In anthropology, space is never just about geography – it’s about meaning, power, and identity. Michel de Certeau distinguishes between “space” and “place” – where a place is practiced space, filled with lived routines, relationships, and memory. For residents of Androon, the gali isn’t just a passage – it’s a narrative. But for the outsider, it’s often an aesthetic object, briefly visited and promptly posted.
This disconnect becomes starker when you see the social asymmetry. The very people who treat Androon like a film set are often the same ones who flinch at the presence of Androon’s residents in their own enclaves. When people from the inner city visit malls in Gulberg, or sip chai in Z-Block cafés, they are met with side-eyes, gatekeeping stares, and passive-aggressive discomfort. The slang kicks in – “chapri,” “paindu,” “gawaar” – all code words to uphold invisible walls of class and culture.
There’s a painful irony here. The same elites who come to Androon Lahore for a vintage wedding reel wouldn’t dream of attending a wedding in Bhaati Gate. Yet when someone from the inner city posts a reel outside a café on MM Alam, it’s instantly labeled ‘chapri.’ What they call heritage in one direction, they call cringe in the other. Every visual that defies their class order becomes offensive – not because of what it is, but because of who’s doing it.
Urban theorist Henri Lefebvre coined the concept of “the right to the city” – not just physical access, but the right to shape, participate in, and co-author urban life. This includes cultural participation, symbolic visibility, and the ability to exist in public without apology. Lahore’s urban geography – divided along class, language, and aesthetic taste – makes this right incredibly uneven.
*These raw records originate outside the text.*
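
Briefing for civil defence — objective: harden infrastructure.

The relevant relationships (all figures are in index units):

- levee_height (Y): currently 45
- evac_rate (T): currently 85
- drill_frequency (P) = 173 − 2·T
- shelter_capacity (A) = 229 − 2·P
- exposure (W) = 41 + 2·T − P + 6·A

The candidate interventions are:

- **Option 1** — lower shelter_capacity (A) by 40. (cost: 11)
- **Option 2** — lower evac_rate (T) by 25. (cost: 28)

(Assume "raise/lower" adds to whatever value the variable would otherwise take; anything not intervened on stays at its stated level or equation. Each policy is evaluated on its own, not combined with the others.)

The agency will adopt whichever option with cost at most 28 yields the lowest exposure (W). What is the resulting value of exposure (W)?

Option 1 (A − 40):
  T = 85
  P = 173 − 2·85 = 3
  A = 229 − 2·3 (−40 from intervention) = 183
  W = 41 + 2·85 − 3 + 6·183 = 1306
Option 2 (T − 25):
  T = 85 − 25 = 60
  P = 173 − 2·60 = 53
  A = 229 − 2·53 = 123
  W = 41 + 2·60 − 53 + 6·123 = 846
Comparing — Option 1: W=1306, Option 2: W=846. Lowest is 846 (Option 2).

846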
In the urban fabric of Lahore, aesthetics are power. The elite claim authenticity through curated imperfection – an old door, a chai dhabba, a worn-down wall. But it’s a borrowed authenticity. When that same dhabba becomes too crowded with actual residents, or when the background noise interrupts the soft Sufi soundtrack, the illusion shatters. The place must remain distant, poetic, and most importantly – controllable.
But what is lost in this dynamic is the reality of Androon’s everyday life. The people who live there are not props. Their children grow up under heritage rooftops that leak during monsoons. Their lives are not aesthetic – they’re real, messy, loud, and layered.
The elite gaze doesn’t see this. It doesn’t want to. That would require engagement, responsibility, and vulnerability. It’s easier to walk past, record, and retreat. To turn lived heritage into a consumable visual – a hashtag, a vibe.
This isn’t a call to gatekeep Old Lahore. If anything, Androon’s spirit has always been one of hospitality. But cultural tourism must evolve into cultural solidarity. The question is not whether you should visit Androon, but how you do it. Are you here to extract, or to engage? Are you looking to perform culture, or to learn from it?
True cultural exchange is relational, not transactional. It’s about sitting down, listening, unlearning, and recognizing your place in a city that is older, deeper, and more complicated than your feed will ever show. It’s about moving from aesthetic proximity to actual empathy.
Until then, Lahore will remain split – not just by flyovers or underpasses, but by perception. A city where roads might connect us, but privilege still keeps us apart.